The winding-up of a company works under corporate law as per the article of association of the company. Whether a public limited company is a private company, everyone can be wound up, either compulsory or voluntary.

Procedure Of Winding Up Compulsory

It is the process under the limited liability partnership act. In this, assets of the business are disposed of, and the surplus is disturbed among the partners.

  • Filing A Petition

The petition can be filed by the owner or the registrar of the company. On behalf of the company, trade creditors or even any government authority can file the petition for wind up. They must file the petition in the form WIN 1 or 2.

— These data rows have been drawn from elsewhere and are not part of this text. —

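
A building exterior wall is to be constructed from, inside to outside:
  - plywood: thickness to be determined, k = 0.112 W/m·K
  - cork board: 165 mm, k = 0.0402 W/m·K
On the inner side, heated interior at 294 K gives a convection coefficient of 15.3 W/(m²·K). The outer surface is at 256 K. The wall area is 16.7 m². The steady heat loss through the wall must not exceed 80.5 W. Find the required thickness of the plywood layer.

Using the resistance-network approach (series):
R_inner film = 1/(h_i·A) = 1/(15.3×16.7) = 0.003914 K/W
R_cork board = L/(kA) = 0.165/(0.0402×16.7) = 0.2458 K/W
Sum of the known resistances R_other = 0.2497 K/W
Required total resistance R_tot = ΔT/Q_allow = 38/80.5 = 0.472 K/W
R_plywood = R_tot − R_other = 0.2224 K/W
L = R·k·A = 0.2224×0.112×16.7

L ≈ 416 mm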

Such a petition is required to be submitted in triplicate. Also, they need to file the WIN 3 form along with the affidavit in the petition.

  • Hearing of petition by tribunals
  • Discussing or admitting the petition for winding up
  • In case it gets admitted by the tribunal, it will appoint a liquidator for continuing the work of winding up.
  • Submission of initial reports by liquidator
  • Tribunal issues further direct along with the lieu within which the entire proceeding shall be completed.

Winding Up Under The IBC Code

The process of winding up the company under the insolvency and bankruptcy code is as follows:

  • The company commits a default of financial debt or operational debt of one crore or more.
  • Application to adjudicating authority for indication of insolvency resolution is filed within 14 days.
  • The national company law tribunal (NCLT) may accept or reject the application within 14days.
  • If the NCLT accepts the application, it goes through certain stages:
  • Appointment of Interim Resolution Professional (RP)
  • Formation of the committee of creditors ( CoC)
  • RP prepares a memorandum of association.
  • This memorandum must be approved by 66% of creditors at CoC.
  • This whole process must be completed within 180days.
  • When approved, the company gets revived.
  • If NCLT rejects the application, it passes the order for wind up.

Procedure Of Winding Up Voluntary

The voluntary winding up is done by the members or creditors of the company without any intervention of the tribunal.

  • A resolution for winding up is passed, liquidators are allotted, and their remunerations are fixed in the general meeting.
  • The company must be declared solvent so that the creditors do not stop their trade with the company till the wind-up.
  • Appointed liquidators must prepare the report of all assets and liabilities for wind up.
  • Within 14 days of passing the resolution, the acceptance or rejection can be done.
  • The tribunals must complete their entire process of acceptance and rejection within 60 days.
  • If rejected, a winding-up order is issued by the court for the company.

Documents Required For Winding Up The Company

The necessary documents required for winding up the company are as follows:

  • Certificate of company’s incorporation
  • Memorandum of association
  • Articles of association of the company
  • Certificate for closure of company’s bank accounts
  • Statement of affairs of the company
  • Advertisement in various fields
  • Affidavit
  • Copy of board resolution
  • Certificate of appointment of liquidator
  • Winding up petition forms

Hence, we understand that the procedure of winding up the company is done as per the companies act of 2013. The winding-up of a company is done when the business is incapable of functioning normally. Everything gets sold out in order to pay the debts of the company. So, the above-given procedures are followed when the company winds up working.